The production of intrinsically labeled milk and meat protein is feasible and provides functional tools for human nutrition research

Administration of labeled, free amino acids does not allow direct assessment of in vivo dietary protein digestion and absorption kinetics. Consequently, dietary protein sources with labeled amino acids incorporated within their protein matrix are required. The aim of the present study was to produce intrinsically L-[1-(13)C]phenylalanine-labeled milk and meat protein that would permit in vivo assessment of postprandial protein digestion and absorption kinetics in humans. One lactating dairy cow was continuously infused with 420 mu mol of L-[1-(13)C]phenylalanine/min for 96 h, with plasma and milk being collected before, during, and after isotope infusion. Twenty-four hours after infusion, the cow was slaughtered to produce intrinsically labeled meat.
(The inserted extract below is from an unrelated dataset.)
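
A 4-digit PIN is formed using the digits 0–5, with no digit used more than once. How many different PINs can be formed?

360

This is a permutation of 4 out of 6: P(6,4) = 6!/2!.
6 × 5 × 4 × 3 = 360.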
Levels of L-[1-(13)C]phenylalanine enrichment as high as 40 mole percent excess (MPE) in milk and 1.5 MPE in meat protein were achieved. In a subsequent human proof-of-principle experiment, 2 healthy young males (25 +/- 1 yr; 66.2 +/- 5.2 kg) each ingested 135 g of L-[1-(13)C]phenylalanine intrinsically labeled minced beef, after which plasma samples were collected at regular time intervals. Plasma L-[1-(13)C]phenylalanine enrichments increased during the first 90 min following beef ingestion, reaching peak plasma enrichment levels of 0.61 +/- 0.04 MPE. Whole-body net protein balance, assessed by continuous infusion of L-[ring-(2)H(5)]phenylalanine and L-[ring-(2)H(2)]tyrosine, was higher in the postprandial period compared with basal values (6.4 +/- 0.1 vs. -4.5 +/- 0.1 mu mol/kg per h). In conclusion, the production of intrinsically L-[1-(13)C]phenylalanine-labeled milk and meat protein is feasible and provides functional tools to investigate in vivo protein digestion and absorption kinetics in humans.